Jakarta, Aug 1, 2017 (Antara) - A series of activities highlighting the Indonesian Floriculture Festival 2017, organized in Jakarta on July 24-29, marked the revival of floriculture as one of the country's economic assets.
           Coordinating Minister for Economic Affairs Darmin Nasution officially designated July 24, as Indonesian Floriculture Day at his office on that day.
           On July 28, a seminar on national floriculture was organized at the Bogor University of Agriculture (IPB) Convention Center. On July 29, the Indonesian Floriculture Expo was held at the Baranangsiang Campus of IPB and was officiated by Mufidah, the spouse of Vice President Jusuf M. Kalla.

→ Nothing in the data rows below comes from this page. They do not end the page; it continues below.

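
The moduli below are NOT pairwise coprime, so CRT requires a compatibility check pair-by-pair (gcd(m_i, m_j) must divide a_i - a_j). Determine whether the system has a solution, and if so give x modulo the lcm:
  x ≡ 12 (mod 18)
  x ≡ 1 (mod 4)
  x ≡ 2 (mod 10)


Moduli 18, 4, 10 are not pairwise coprime, so CRT works modulo lcm(m_i) when all pairwise compatibility conditions hold.
Pairwise compatibility: gcd(m_i, m_j) must divide a_i - a_j for every pair.
Merge one congruence at a time:
  Start: x ≡ 12 (mod 18).
  Combine with x ≡ 1 (mod 4): gcd(18, 4) = 2, and 1 - 12 = -11 is NOT divisible by 2.
    ⇒ system is inconsistent (no integer solution).

No solution (the system is inconsistent).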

           On July 30, Bogor hosted the Floriculture Carnival, and IPB Rector Herry Suhardiyanto declared the "Love Indonesian Floriculture" Movement to encourage sustainability and promotion of the floriculture sector.
            The events were organized by the office of Coordinating Minister for Economic Affairs in cooperation with the agriculture ministry, the IPB, and the Bogor municipality, Dr Syarifah IIs Aisyah, chairperson of the organizing committee, stated.
        Tens of flower-decorated vehicles went around the city, including to the Bogor Botanical Garden, during the carnival, which was officially kicked off by Bogor Mayor Bima Arya Sugiarto and his deputy, Usmar Hariman.
        Other activities highlighting the carnival were an agricultural and culinary bourse, flower arrangement contest, fashion show, talk show, marching band competition, and flower-decorated vehicle contest. Indonesian flowers were used in all the activities.

        This year's Indonesian Floriculture Expo is aimed at reviving the floriculture industry in Indonesia.
          While opening the expo at the IPB campus, Mufidah expressed hope that the revival of Indonesia's floriculture business would begin and be able to compete internationally.
        "Indonesia has huge potential in the floriculture field, which has an important role in the nation's economic development," she noted.
           Indonesia has been acknowledged by scientists as one of the world's centers of mega biodiversity for its abundant species of flora and fauna and a wide range of natural habitats.
           According to data compiled by the Indonesian forestry ministry, the country's forests are a habitat for 38 thousand plant species, including 27,500 species of floral plants, or 10 percent of the world's floral plants.
        IPB Rector Prof. Herry Suhardiyanto remarked that on an average, the production and productivity of Indonesia's floriculture agribusiness had increased by 27 percent every year. The floricultural planting area increased by 15 percent annually, and its contribution to the gross domestic product went up by 12 percent.
         Indonesia earned US$20 million from floriculture exports, and 750 thousand people worked in the floriculture sector.
          "Several tropical flowers having potential commercial value include orchids, heliconia, and celosia," Suhardiyanto pointed out.
         He believed it is time for the floriculture sector to become the backbone of the country's agricultural sector and economic development.
         Despite the fact that Indonesia has huge floriculture potential, the nation is still facing several problems in developing the business.
          Among the problems are serious damage to the production environment, lack of supporting infrastructure and facilities, poor land ownership, limited access to capital funding, and lack of coordination among supporting sectors needed for the development of the floriculture agribusiness.
         "The IPB is concerned about these problems. Together we should boost Indonesia's floriculture by involving the government, academicians, and business sectors. The media also plays a role in promoting Indonesian flora," he remarked.
          Indonesia is believed to have huge potential to become one of the world's largest flower and fruit exporters, as the country has been blessed with fertile land as well as fruits and flowers that are abundant, both qualitatively and quantitatively.     
    Owing to the country's germplasm diversity and tropical climate, floriculture and horticulture commodities can grow well and consequently contribute significantly to the nation's economic growth.
         The Indonesian Floriculture Expo, initially called the Nusantara Flora and Fruit Festival, has been organized regularly by the Bogor University of Agriculture since 2013 at the initiative of the office of the Coordinating Minister for Economic Affairs and in cooperation with the Agriculture Ministry, the Indonesian Flower Association, and several regional and provincial governments.       
   In 2015, President Joko Widodo had suggested to upgrade the festival to an international event and to be developed into two separate events: one for fruits and the other for flowers.
        "The objective is to make the events more focused," Aisyah said.    
    Indonesia's main export flower varieties are orchids, roses, jasmines, chrysanthemum, and tuberoses.
        However, floricultural trade in Indonesia remains relatively small despite the size of the country and the potential volume of flowers for exports that could be produced.
         Existing flower production centers are split among six key regions of Indonesia: Jabotabek, North Sumatra, Riau, East Java, West Java, and Central Java.